In the early 1980s, Bill Shearer led the American Independent Party into the Populist Party. From 1992 to 2008, the American Independent Party was the California affiliate of the national Constitution Party, formerly the U.S. Taxpayers Party, whose founders included the unhurried Howard Phillips.

A split in the American Independent Party occurred during the 2008 presidential campaign, one faction recognizing Jim King as chairman of the AIP with the other recognizing Ed Noonan as chairman. Noonan's faction claims the old AIP leading website while the King company claims the AIP's blog. King's group met in Los Angeles on June 28–29, elected King to state chair. Ed Noonan's faction, which included 8 of the 17 AIP officers, held a convention in Sacramento on July 5, 2008. Issues in the split were U.S. foreign policy and the influence of Constitution Party founder Howard Phillips on the state party.

The King group elected to stay in the Constitution Party and supported its presidential candidate, Chuck Baldwin. It was not listed as the "Qualified Political Party" by the California Secretary of State and Baldwin's name was not printed on the state's ballots. King's group sued for ballot access and their issue was dismissed without prejudice.

The Noonan group voted to pull out of the Constitution Party and join a new party called America's Party, add together by perennial candidate and former United Nations Ambassador Alan Keyes as a vehicle for his own presidential campaign. Since Noonan was on record with the California Secretary of State as outgoing party chairman, Keyes was added to the state ballots as the AIP candidate. This group elected Markham Robinson as its new chair at the convention.

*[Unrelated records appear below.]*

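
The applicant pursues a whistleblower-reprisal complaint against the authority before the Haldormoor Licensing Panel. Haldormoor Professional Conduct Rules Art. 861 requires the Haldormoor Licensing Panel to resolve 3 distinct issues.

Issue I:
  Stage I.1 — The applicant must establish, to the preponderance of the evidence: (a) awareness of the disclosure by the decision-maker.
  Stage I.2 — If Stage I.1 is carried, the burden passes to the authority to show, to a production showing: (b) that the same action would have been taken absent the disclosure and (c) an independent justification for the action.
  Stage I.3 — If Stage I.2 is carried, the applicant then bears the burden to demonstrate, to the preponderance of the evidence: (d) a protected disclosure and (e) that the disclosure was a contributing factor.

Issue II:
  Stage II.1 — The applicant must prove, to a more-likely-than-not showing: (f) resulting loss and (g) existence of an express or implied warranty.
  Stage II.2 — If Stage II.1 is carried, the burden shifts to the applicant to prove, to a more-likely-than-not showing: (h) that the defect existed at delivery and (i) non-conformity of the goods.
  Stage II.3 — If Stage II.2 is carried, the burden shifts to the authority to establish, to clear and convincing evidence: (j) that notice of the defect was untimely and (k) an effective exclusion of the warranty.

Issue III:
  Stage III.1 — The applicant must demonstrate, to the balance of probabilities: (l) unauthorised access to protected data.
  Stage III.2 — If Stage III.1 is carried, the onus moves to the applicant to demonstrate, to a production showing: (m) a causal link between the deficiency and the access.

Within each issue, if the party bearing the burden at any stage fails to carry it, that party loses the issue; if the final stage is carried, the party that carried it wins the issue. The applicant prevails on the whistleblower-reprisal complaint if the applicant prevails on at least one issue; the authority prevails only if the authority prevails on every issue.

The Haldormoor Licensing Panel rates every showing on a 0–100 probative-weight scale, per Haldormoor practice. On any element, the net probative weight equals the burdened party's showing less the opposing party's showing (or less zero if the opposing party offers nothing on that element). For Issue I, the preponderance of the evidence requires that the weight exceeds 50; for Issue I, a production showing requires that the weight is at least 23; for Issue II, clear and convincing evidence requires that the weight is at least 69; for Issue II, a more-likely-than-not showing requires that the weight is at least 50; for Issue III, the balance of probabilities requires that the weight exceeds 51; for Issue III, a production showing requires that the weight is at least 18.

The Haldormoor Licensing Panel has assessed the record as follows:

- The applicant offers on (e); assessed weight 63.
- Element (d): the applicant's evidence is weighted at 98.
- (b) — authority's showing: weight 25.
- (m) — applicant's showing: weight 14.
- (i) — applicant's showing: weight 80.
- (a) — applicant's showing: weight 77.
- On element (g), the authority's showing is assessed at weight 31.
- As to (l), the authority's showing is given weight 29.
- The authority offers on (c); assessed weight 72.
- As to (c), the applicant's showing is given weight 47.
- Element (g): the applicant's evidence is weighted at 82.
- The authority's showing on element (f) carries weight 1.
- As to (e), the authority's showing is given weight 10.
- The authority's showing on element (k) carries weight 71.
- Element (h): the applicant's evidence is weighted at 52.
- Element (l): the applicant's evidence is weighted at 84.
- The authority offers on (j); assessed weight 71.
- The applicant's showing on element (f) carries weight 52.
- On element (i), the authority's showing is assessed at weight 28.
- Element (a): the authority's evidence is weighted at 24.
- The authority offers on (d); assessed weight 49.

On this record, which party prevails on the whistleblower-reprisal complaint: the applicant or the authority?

— Issue I —
Stage I.1 — burden on applicant; standard: the preponderance of the evidence (weight exceeds 50).
    (a): 77 − 24 = 53 > 50 [met]
  Stage I.1 carried; the burden shifts to the authority.
Stage I.2 — burden on authority; standard: a production showing (weight is at least 23).
    (b): 25 ≥ 23 [met]
    (c): 72 − 47 = 25 ≥ 23 [met]
  Stage I.2 is satisfied; the onus moves to the applicant.
Stage I.3 — burden on applicant; standard: the preponderance of the evidence (weight exceeds 50).
    (d): 98 − 49 = 49 ≤ 50 [not met]
    (e): 63 − 10 = 53 > 50 [met]
  The applicant does not carry Stage I.3.
The authority prevails on this issue.
— Issue II —
At Stage II.1 the applicant must meet a more-likely-than-not showing (weight is at least 50): on (f) the weight is 52 less the opposing 1 gives net 51, ≥ 50, so (f) meets the standard; on (g) the weight is 82 less the opposing 31 gives net 51, which does reach 50, so (g) meets the standard.
  Stage II.1 is satisfied; the applicant continues to bear the burden.
At Stage II.2 the applicant must meet a more-likely-than-not showing (weight is at least 50): on (h) the weight is 52, ≥ 50, so (h) meets the standard; on (i) the weight is 80 less the opposing 28 gives net 52, which does reach 50, so (i) meets the standard.
  Stage II.2 carried; the burden shifts to the authority.
At Stage II.3 the authority must meet clear and convincing evidence (weight is at least 69): on (j) the weight is 71, which does reach 69, so (j) meets the standard; on (k) the weight is 71, which does reach 69, so (k) meets the standard.
  Stage II.3 carried; the final stage is satisfied.
With every stage satisfied, the authority prevails on this issue.
— Issue III —
Stage III.1 (applicant, the balance of probabilities, weight exceeds 51): (l) net 84−29=55 > 51 — meets.
  Stage III.1 carried; the burden remains with the applicant.
Stage III.2 (applicant, a production showing, weight is at least 18): (m) 14 < 18 — fails.
  Not every element is met, so the applicant fails to carry Stage III.2.
The analysis ends at Stage III.2; the authority prevails on this issue.
Per-issue: Issue I → authority; Issue II → authority; Issue III → authority. The applicant must prevail on at least one issue; overall, the authority prevails.

authority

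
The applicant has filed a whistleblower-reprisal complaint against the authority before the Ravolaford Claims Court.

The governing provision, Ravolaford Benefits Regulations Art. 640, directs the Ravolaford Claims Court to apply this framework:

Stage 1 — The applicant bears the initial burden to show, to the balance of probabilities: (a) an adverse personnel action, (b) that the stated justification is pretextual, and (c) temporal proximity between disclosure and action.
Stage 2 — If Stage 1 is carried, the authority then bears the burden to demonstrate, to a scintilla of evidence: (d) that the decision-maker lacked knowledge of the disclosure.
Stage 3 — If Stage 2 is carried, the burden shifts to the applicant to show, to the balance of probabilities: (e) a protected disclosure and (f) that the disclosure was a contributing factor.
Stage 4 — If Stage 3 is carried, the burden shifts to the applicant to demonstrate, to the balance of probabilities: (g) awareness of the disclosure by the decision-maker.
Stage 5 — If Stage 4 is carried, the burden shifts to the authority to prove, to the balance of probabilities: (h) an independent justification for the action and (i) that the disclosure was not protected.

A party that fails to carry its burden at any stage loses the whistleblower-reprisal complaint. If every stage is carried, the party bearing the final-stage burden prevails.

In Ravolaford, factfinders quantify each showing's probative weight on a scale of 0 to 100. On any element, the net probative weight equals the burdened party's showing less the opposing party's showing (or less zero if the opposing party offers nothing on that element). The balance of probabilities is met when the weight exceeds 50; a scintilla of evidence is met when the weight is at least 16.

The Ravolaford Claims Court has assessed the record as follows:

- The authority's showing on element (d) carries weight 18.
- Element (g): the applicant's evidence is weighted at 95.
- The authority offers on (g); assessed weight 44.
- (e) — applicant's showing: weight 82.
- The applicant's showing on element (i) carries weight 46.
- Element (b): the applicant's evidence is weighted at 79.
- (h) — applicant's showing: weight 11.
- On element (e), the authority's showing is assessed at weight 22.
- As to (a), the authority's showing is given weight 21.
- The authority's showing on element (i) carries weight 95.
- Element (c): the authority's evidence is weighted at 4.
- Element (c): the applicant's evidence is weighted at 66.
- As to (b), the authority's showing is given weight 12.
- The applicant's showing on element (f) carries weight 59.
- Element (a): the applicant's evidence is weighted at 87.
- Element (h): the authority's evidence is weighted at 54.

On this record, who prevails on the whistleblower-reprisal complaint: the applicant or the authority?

Stage 1 — burden on applicant; standard: the balance of probabilities (weight exceeds 50).
    (a): 87 − 21 = 66 > 50 [met]
    (b): 79 − 12 = 67 > 50 [met]
    (c): 66 − 4 = 62 > 50 [met]
  The applicant carries Stage 1; the authority now bears the burden.
Stage 2 — burden on authority; standard: a scintilla of evidence (weight is at least 16).
    (d): 18 ≥ 16 [met]
  Stage 2 is satisfied; the onus moves to the applicant.
Stage 3 — burden on applicant; standard: the balance of probabilities (weight exceeds 50).
    (e): 82 − 22 = 60 > 50 [met]
    (f): 59 > 50 [met]
  Stage 3 is satisfied; the applicant continues to bear the burden.
Stage 4 — burden on applicant; standard: the balance of probabilities (weight exceeds 50).
    (g): 95 − 44 = 51 > 50 [met]
  All elements met. The burden passes to the authority.
Stage 5 — burden on authority; standard: the balance of probabilities (weight exceeds 50).
    (h): 54 − 11 = 43 ≤ 50 [not met]
    (i): 95 − 46 = 49 ≤ 50 [not met]
  Stage 5 not carried; the authority fails its burden.
The analysis ends at Stage 5; the applicant prevails.

applicant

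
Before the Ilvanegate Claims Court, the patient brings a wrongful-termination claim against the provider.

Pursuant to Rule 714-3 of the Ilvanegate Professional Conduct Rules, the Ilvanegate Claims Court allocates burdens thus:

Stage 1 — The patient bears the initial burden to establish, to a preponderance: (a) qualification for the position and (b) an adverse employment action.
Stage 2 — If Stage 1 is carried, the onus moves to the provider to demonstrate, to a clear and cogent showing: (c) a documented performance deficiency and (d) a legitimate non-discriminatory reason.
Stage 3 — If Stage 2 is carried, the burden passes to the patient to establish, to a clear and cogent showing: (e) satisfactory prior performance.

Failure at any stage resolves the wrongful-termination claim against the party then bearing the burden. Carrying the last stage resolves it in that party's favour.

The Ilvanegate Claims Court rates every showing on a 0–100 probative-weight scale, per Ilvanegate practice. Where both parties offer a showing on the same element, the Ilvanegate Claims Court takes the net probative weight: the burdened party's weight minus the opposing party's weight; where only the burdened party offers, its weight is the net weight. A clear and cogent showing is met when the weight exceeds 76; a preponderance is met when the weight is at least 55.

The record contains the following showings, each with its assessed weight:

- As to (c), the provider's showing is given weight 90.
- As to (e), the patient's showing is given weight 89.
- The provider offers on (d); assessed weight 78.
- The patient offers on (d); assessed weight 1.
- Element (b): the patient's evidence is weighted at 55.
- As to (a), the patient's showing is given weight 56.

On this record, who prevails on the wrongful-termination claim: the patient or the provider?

patient

At Stage 1 the patient must meet a preponderance (weight is at least 55): on (a) the weight is 56, ≥ 55, so (a) meets the standard; on (b) the weight is 55, ≥ 55, so (b) meets the standard.
  All elements met. The burden passes to the provider.
At Stage 2 the provider must meet a clear and cogent showing (weight exceeds 76): on (c) the weight is 90, which does exceed 76, so (c) meets the standard; on (d) the weight is 78 less the opposing 1 gives net 77, > 76, so (d) meets the standard.
  All elements met. The burden passes to the patient.
At Stage 3 the patient must meet a clear and cogent showing (weight exceeds 76): on (e) the weight is 89, > 76, so (e) meets the standard.
  Stage 3 carried; the final stage is satisfied.
With every stage satisfied, the patient prevails.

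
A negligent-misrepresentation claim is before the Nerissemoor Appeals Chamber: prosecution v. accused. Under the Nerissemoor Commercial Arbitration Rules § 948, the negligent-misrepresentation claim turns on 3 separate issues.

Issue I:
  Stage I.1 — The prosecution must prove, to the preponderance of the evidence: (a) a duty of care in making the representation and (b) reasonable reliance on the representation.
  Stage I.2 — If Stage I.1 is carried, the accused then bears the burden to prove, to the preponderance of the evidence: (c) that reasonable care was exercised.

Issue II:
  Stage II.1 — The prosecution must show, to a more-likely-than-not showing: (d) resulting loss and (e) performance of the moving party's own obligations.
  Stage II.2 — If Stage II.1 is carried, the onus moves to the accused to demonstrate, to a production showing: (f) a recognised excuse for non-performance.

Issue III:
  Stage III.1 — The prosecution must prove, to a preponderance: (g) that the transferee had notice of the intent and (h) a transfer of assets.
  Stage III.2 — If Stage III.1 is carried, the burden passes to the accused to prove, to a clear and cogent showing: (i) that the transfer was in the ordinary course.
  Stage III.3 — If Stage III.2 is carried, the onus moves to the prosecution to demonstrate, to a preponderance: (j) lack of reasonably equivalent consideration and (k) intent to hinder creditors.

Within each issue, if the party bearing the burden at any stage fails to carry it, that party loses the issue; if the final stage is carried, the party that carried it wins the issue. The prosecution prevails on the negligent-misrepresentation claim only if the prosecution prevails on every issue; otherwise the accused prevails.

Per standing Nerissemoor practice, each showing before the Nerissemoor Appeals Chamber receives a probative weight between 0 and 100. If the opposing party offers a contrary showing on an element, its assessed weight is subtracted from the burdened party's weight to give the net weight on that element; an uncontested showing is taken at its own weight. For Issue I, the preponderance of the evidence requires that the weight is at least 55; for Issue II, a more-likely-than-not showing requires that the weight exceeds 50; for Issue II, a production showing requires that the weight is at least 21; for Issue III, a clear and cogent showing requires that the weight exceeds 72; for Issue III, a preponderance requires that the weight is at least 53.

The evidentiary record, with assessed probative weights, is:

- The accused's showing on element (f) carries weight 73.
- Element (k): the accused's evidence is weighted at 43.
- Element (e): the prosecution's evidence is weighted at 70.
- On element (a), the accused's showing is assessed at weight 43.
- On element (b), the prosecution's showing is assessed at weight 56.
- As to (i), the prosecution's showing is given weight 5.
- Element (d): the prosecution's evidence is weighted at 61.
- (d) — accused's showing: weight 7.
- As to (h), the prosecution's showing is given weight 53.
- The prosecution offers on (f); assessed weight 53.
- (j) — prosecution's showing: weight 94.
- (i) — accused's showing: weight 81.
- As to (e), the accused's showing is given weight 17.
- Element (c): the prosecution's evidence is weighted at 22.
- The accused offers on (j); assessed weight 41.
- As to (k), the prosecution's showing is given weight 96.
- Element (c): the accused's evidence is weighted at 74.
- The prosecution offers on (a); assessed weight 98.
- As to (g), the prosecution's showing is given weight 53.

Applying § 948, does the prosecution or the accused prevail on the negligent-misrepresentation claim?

— Issue I —
Stage I.1 (prosecution, the preponderance of the evidence, weight is at least 55): (a) net 98−43=55 ≥ 55 — meets; (b) 56 ≥ 55 — meets.
  Stage I.1 is satisfied; the onus moves to the accused.
Stage I.2 (accused, the preponderance of the evidence, weight is at least 55): (c) net 74−22=52 < 55 — fails.
  The accused does not carry Stage I.2.
The analysis ends at Stage I.2; the prosecution prevails on this issue.
— Issue II —
Stage II.1 (prosecution, a more-likely-than-not showing, weight exceeds 50): (d) net 61−7=54 > 50 — meets; (e) net 70−17=53 > 50 — meets.
  All elements met. The burden passes to the accused.
Stage II.2 (accused, a production showing, weight is at least 21): (f) net 73−53=20 < 21 — fails.
  Not every element is met, so the accused fails to carry Stage II.2.
The prosecution prevails on this issue.
— Issue III —
Stage III.1 — burden on prosecution; standard: a preponderance (weight is at least 53).
    (g): 53 ≥ 53 [met]
    (h): 53 ≥ 53 [met]
  Stage III.1 is satisfied; the onus moves to the accused.
Stage III.2 — burden on accused; standard: a clear and cogent showing (weight exceeds 72).
    (i): 81 − 5 = 76 > 72 [met]
  All elements met. The burden passes to the prosecution.
Stage III.3 — burden on prosecution; standard: a preponderance (weight is at least 53).
    (j): 94 − 41 = 53 ≥ 53 [met]
    (k): 96 − 43 = 53 ≥ 53 [met]
  All elements met at the final stage.
All stages carried — the prosecution prevails on this issue.
Per-issue: Issue I → prosecution; Issue II → prosecution; Issue III → prosecution. The prosecution must prevail on every issue; overall, the prosecution prevails.

prosecution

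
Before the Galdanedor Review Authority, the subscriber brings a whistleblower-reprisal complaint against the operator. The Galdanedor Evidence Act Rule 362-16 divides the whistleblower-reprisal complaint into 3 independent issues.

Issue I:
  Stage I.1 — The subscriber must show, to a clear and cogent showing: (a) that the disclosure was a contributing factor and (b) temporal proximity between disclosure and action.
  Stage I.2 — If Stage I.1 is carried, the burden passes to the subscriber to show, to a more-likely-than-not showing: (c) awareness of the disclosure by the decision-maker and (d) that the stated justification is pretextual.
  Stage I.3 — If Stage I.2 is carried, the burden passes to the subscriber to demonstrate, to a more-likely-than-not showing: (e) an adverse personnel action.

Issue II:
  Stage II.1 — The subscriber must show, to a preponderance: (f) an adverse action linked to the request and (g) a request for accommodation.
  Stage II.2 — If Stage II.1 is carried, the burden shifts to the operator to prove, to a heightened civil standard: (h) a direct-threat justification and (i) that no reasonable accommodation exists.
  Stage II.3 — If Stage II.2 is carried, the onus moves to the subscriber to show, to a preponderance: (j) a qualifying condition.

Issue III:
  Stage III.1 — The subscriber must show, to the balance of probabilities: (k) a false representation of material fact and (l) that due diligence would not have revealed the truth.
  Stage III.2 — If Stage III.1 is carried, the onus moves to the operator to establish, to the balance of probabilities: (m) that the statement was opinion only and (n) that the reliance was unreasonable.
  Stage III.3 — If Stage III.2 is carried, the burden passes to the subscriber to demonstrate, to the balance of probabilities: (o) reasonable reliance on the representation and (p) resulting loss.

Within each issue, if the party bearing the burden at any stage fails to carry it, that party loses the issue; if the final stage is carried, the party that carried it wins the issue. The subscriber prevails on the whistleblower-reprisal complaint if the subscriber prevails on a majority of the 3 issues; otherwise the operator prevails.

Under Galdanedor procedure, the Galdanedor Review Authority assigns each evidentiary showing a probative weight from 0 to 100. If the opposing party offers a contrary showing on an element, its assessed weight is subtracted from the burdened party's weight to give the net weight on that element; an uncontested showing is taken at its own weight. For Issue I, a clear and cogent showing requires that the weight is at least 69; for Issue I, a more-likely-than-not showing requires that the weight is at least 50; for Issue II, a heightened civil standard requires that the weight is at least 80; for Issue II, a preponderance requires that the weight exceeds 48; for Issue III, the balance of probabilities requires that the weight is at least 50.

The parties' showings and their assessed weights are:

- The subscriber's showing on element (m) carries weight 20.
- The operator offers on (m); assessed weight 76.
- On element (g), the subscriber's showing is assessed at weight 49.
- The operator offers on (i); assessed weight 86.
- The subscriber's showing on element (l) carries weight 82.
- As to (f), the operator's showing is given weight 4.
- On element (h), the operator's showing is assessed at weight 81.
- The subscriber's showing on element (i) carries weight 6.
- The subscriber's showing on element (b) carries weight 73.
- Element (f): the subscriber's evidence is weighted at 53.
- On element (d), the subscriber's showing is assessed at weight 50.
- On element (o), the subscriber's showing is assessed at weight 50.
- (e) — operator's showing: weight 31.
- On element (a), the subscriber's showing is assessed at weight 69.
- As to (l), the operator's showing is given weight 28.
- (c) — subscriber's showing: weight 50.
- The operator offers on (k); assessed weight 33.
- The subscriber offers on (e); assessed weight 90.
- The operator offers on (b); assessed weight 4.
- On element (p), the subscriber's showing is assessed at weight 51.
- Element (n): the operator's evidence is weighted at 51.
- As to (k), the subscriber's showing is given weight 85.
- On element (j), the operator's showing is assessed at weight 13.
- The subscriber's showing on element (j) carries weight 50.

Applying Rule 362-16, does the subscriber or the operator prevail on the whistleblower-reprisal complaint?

— Issue I —
Stage I.1 (subscriber, a clear and cogent showing, weight is at least 69): (a) 69 ≥ 69 — meets; (b) net 73−4=69 ≥ 69 — meets.
  Stage I.1 carried; the burden remains with the subscriber.
Stage I.2 (subscriber, a more-likely-than-not showing, weight is at least 50): (c) 50 ≥ 50 — meets; (d) 50 ≥ 50 — meets.
  All elements met. The subscriber retains the burden for Stage I.3.
Stage I.3 (subscriber, a more-likely-than-not showing, weight is at least 50): (e) net 90−31=59 ≥ 50 — meets.
  All elements met at the final stage.
With every stage satisfied, the subscriber prevails on this issue.
— Issue II —
At Stage II.1 the subscriber must meet a preponderance (weight exceeds 48): on (f) the weight is 53 less the opposing 4 gives net 49, > 48, so (f) meets the standard; on (g) the weight is 49, > 48, so (g) meets the standard.
  Stage II.1 carried; the burden shifts to the operator.
At Stage II.2 the operator must meet a heightened civil standard (weight is at least 80): on (h) the weight is 81, which does reach 80, so (h) meets the standard; on (i) the weight is 86 less the opposing 6 gives net 80, ≥ 80, so (i) meets the standard.
  All elements met. The burden passes to the subscriber.
At Stage II.3 the subscriber must meet a preponderance (weight exceeds 48): on (j) the weight is 50 less the opposing 13 gives net 37, ≤ 48, so (j) does not meet the standard.
  Not every element is met, so the subscriber fails to carry Stage II.3.
The analysis ends at Stage II.3; the operator prevails on this issue.
— Issue III —
Stage III.1 (subscriber, the balance of probabilities, weight is at least 50): (k) net 85−33=52 ≥ 50 — meets; (l) net 82−28=54 ≥ 50 — meets.
  Stage III.1 carried; the burden shifts to the operator.
Stage III.2 (operator, the balance of probabilities, weight is at least 50): (m) net 76−20=56 ≥ 50 — meets; (n) 51 ≥ 50 — meets.
  The operator carries Stage III.2; the subscriber now bears the burden.
Stage III.3 (subscriber, the balance of probabilities, weight is at least 50): (o) 50 ≥ 50 — meets; (p) 51 ≥ 50 — meets.
  The subscriber carries the last stage.
With every stage satisfied, the subscriber prevails on this issue.
Per-issue: Issue I → subscriber; Issue II → operator; Issue III → subscriber. The subscriber must prevail on a majority of issues; overall, the subscriber prevails.

subscriber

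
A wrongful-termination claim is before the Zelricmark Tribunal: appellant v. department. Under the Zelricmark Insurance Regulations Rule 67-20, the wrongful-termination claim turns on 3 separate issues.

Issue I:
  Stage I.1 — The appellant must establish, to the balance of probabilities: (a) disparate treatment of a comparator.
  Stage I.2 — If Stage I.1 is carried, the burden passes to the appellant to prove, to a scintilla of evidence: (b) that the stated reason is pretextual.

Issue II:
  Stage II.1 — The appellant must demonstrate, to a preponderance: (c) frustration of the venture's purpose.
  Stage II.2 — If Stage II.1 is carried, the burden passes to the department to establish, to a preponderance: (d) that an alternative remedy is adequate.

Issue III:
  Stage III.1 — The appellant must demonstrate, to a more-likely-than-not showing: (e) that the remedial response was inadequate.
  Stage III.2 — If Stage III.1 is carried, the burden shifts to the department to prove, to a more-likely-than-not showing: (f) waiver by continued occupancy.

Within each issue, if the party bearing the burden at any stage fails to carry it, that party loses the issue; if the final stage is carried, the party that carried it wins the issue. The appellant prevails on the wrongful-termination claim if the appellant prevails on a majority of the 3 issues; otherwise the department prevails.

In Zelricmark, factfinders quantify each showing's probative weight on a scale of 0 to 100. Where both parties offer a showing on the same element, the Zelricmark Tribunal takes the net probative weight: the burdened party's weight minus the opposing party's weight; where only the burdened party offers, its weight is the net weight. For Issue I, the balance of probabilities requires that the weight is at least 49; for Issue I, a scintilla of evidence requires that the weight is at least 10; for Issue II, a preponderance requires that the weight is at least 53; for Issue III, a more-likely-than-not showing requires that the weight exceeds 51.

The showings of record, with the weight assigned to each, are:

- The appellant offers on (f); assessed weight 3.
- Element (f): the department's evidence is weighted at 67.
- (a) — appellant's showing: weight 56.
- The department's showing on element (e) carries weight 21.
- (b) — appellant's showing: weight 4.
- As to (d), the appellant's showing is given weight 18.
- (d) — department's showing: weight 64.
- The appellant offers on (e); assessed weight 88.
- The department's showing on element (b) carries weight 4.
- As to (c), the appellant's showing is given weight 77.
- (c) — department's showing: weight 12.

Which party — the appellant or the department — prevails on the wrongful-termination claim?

department

— Issue I —
Stage I.1 (appellant, the balance of probabilities, weight is at least 49): (a) 56 ≥ 49 — meets.
  All elements met. The appellant retains the burden for Stage I.2.
Stage I.2 (appellant, a scintilla of evidence, weight is at least 10): (b) net 4−4=0 < 10 — fails.
  The appellant does not carry Stage I.2.
The analysis ends at Stage I.2; the department prevails on this issue.
— Issue II —
At Stage II.1 the appellant must meet a preponderance (weight is at least 53): on (c) the weight is 77 less the opposing 12 gives net 65, which does reach 53, so (c) meets the standard.
  The appellant carries Stage II.1; the department now bears the burden.
At Stage II.2 the department must meet a preponderance (weight is at least 53): on (d) the weight is 64 less the opposing 18 gives net 46, < 53, so (d) does not meet the standard.
  The department does not carry Stage II.2.
The analysis ends at Stage II.2; the appellant prevails on this issue.
— Issue III —
Stage III.1 (appellant, a more-likely-than-not showing, weight exceeds 51): (e) net 88−21=67 > 51 — meets.
  Stage III.1 is satisfied; the onus moves to the department.
Stage III.2 (department, a more-likely-than-not showing, weight exceeds 51): (f) net 67−3=64 > 51 — meets.
  All elements met at the final stage.
Every stage carried; the department prevails on this issue.
Per-issue: Issue I → department; Issue II → appellant; Issue III → department. The appellant must prevail on a majority of issues; overall, the department prevails.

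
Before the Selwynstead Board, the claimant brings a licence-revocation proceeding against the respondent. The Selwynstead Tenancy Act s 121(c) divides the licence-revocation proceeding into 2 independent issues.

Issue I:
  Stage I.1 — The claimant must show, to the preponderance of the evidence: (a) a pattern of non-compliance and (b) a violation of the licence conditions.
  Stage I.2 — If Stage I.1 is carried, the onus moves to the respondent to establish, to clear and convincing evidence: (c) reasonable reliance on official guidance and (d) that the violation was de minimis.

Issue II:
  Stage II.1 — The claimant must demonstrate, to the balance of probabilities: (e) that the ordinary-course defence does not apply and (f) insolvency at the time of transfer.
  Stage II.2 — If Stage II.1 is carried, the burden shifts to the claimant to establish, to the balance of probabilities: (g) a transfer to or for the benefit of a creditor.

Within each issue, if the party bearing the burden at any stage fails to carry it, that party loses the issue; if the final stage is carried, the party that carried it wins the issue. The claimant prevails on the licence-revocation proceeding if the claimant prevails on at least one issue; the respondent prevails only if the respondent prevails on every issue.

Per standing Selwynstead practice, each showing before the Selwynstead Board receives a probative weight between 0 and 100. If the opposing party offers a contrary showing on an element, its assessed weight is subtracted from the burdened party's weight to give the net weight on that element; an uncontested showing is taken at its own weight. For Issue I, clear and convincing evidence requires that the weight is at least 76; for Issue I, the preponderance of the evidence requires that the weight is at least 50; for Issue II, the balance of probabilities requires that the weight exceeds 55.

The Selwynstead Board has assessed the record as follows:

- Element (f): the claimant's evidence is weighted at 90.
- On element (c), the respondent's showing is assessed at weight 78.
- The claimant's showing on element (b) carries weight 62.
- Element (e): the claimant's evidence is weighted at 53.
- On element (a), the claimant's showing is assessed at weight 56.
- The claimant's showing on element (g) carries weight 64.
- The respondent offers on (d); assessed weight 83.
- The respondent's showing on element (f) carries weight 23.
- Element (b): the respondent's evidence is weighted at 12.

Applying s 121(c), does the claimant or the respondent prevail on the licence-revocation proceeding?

respondent

— Issue I —
Stage I.1 (claimant, the preponderance of the evidence, weight is at least 50): (a) 56 ≥ 50 — meets; (b) net 62−12=50 ≥ 50 — meets.
  Stage I.1 carried; the burden shifts to the respondent.
Stage I.2 (respondent, clear and convincing evidence, weight is at least 76): (c) 78 ≥ 76 — meets; (d) 83 ≥ 76 — meets.
  Stage I.2 carried; the final stage is satisfied.
With every stage satisfied, the respondent prevails on this issue.
— Issue II —
Stage II.1 — burden on claimant; standard: the balance of probabilities (weight exceeds 55).
    (e): 53 ≤ 55 [not met]
    (f): 90 − 23 = 67 > 55 [met]
  Not every element is met, so the claimant fails to carry Stage II.1.
The analysis ends at Stage II.1; the respondent prevails on this issue.
Per-issue: Issue I → respondent; Issue II → respondent. The claimant must prevail on at least one issue; overall, the respondent prevails.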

Since the fracture of the American Independent Party between the King and Noonan factions, a body or process by which power or a particular part enters a system. of the State Party, and thus the ballot line, has been in the hands of the Noonan faction. Attempts to nominate Chuck Baldwin the 2008 Constitution nominee or Virgil Goode the 2012 Constitution nominee were unsuccessful, as were their independent efforts to make it onto the California presidential ballot.